Twenty-three people were arrested after clashes with police over the weekend that left some policemen injured, and 11 of the protesters were jailed by an Albanian court on April 4.
Albanian opposition leaders have seized on anger over the road tolls to launch what they call a wave of civil disobedience. They are now calling on Albanians to refuse to pay several kinds of taxes, contending that the government collects them to enrich its cronies.
The government says the tolls are necessary to pay for modernization, including the widening of two bridges, of the highway winding through difficult mountainous terrain.
The project is a priority for Tirana, as the highway is the main overland artery between Albania and Kosovo, a mainly ethnic Albanian country.
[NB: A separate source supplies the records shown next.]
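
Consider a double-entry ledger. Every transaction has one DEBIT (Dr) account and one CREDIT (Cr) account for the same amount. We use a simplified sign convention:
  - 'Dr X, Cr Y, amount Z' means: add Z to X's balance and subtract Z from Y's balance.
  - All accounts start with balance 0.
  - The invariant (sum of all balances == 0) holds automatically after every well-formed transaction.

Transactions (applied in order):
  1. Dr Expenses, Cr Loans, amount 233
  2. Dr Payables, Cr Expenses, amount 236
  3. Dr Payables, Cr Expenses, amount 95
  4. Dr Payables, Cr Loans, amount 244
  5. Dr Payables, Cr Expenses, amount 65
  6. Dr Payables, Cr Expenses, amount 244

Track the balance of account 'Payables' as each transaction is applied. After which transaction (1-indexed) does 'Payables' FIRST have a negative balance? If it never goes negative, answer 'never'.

Answer: never

Derivation:
After txn 1: Payables=0
After txn 2: Payables=236
After txn 3: Payables=331
After txn 4: Payables=575
After txn 5: Payables=640
After txn 6: Payables=884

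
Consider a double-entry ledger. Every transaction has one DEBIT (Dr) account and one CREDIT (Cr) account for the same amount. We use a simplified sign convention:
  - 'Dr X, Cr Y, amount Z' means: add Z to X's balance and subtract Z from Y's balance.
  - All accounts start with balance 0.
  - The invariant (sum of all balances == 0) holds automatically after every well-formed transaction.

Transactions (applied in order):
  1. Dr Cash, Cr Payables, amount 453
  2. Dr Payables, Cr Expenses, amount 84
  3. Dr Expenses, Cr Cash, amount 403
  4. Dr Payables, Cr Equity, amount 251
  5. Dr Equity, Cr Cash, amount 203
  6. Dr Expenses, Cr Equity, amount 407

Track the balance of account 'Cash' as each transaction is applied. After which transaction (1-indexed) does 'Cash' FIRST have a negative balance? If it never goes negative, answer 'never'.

After txn 1: Cash=453
After txn 2: Cash=453
After txn 3: Cash=50
After txn 4: Cash=50
After txn 5: Cash=-153

Answer: 5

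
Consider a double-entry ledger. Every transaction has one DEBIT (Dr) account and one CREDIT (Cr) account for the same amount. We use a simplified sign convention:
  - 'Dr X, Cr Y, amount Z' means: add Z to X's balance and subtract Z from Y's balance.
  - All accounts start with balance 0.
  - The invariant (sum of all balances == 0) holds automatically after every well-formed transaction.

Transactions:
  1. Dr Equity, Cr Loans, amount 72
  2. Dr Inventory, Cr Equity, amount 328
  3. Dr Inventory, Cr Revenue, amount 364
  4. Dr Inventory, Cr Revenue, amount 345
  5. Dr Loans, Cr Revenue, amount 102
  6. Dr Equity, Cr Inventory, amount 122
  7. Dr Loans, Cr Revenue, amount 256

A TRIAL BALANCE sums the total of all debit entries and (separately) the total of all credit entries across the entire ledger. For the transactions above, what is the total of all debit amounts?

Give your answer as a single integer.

Answer: 1589

Derivation:
Txn 1: debit+=72
Txn 2: debit+=328
Txn 3: debit+=364
Txn 4: debit+=345
Txn 5: debit+=102
Txn 6: debit+=122
Txn 7: debit+=256
Total debits = 1589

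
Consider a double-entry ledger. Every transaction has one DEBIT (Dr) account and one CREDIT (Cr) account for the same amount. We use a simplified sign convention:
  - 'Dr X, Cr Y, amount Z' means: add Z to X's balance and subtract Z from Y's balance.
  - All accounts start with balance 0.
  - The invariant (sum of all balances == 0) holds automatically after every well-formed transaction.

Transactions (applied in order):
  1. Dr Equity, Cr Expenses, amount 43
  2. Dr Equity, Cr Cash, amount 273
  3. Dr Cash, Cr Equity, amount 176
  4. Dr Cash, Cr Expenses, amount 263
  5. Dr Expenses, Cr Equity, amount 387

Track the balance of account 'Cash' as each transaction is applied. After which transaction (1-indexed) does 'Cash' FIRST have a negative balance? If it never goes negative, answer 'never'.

Answer: 2

Derivation:
After txn 1: Cash=0
After txn 2: Cash=-273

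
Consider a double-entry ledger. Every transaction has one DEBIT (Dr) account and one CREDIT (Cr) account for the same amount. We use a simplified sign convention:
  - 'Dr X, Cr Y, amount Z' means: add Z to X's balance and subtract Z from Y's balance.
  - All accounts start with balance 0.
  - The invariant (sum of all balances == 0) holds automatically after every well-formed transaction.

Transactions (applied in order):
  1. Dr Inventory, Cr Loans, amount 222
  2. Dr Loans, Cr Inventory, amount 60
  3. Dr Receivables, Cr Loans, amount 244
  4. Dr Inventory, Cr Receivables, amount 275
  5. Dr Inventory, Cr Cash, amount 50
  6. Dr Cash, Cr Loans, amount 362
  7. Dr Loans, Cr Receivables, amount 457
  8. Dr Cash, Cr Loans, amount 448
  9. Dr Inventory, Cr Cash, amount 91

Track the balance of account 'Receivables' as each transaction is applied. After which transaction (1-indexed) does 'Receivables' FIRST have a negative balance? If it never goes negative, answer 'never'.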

The two states have close cultural, political, and commercial ties.
Albanian Prime Minister Edi Rama used a video link with town councillors in Kukes, near the border with Kosovo, on April 5 to apologize to residents for not providing information in advance about the tolls. He said frequent road users would qualify for discounts.
The new tolls are part of a 30-year concession granted by Rama's government to manage and repair the highway.
Workers have cleared the debris from the weekend violence, and Rama said the upgrading of the highway to Kosovo would be completed by the end of this year.